I am not going to try to come up with a bunch more alternative theories, but another recent discovery that might have been discovered much sooner if we had not settled is epigenetics.  This is a mechanic through which genetic traits can be expressed or suppressed without the modification of DNA, and it is theoretically capable of making organisms of the same species manifest very different forms.  An alternative theory to evolution could have revealed this mechanic half a century ago, if we had not been stuck on evolution.
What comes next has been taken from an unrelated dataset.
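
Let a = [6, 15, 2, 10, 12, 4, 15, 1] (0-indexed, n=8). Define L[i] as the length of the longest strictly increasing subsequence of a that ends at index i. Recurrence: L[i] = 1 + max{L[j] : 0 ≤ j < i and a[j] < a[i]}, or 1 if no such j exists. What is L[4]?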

This is not exclusively about evolution.  This applies to all scientific theories that are not conclusively proven.  This also reveals a serious flaw in how the various fields of science define "proof."  Currently, proof is based primarily on consensus.  The role of evidence in establishing proof is only secondary, in the fact that consensus tends to require a certain amount of evidence to convince people.  The problem is, things like popularity, personal beliefs, convenience, political correctness, and many other factors play a much bigger role than evidence.  Quantum physics was disbelieved (and often still is) by a large number of people, including those who actually came up with it, despite very solid math and a great deal of evidence.  The theory of evolution is widely accepted despite the fact that it is currently nothing more than a reasonable explanation with very weak evidence that is full of holes.  If we were using a standard burden of proof for both of these, the theory of evolution would still be widely regarded as a weakly supported theory.  This would have been a very good thing, because then, perhaps, we would have a much stronger understanding of biology and genetics than we currently do.  Likewise, we might also have a better understanding of general physics, if we were not spending so much effort on string theory.


What it comes down to is, scientific progress would advance much faster, if we treated science more like science and less like religion.  Having personal religious beliefs about scientific things is fine, but we should not let that stop us from exploring alternatives.  When we settle on something without very strong evidence, we short change ourselves by focusing too much effort on something that may not be completely correct.  I hope we are beginning to see that this is actually slowing down scientific progress significantly, but I fear that our headlong rush into the coolest new things is blinding us to our mistakes.

So, I issue this challenge to scientists: Regularly come up with new theories that challenge accepted theories.  Subject them to thought experiments.  If they pass, then try to prove them right or wrong.  Instead of exclusively trying to prove accepted theories right, come up with new ones that challenge existing ones, and test them.  The best that can happen is that we discover we are wrong about some things and correct our understanding.  The worst that happen is that we discover things that we missed in the process of successfully disproving alternative theories.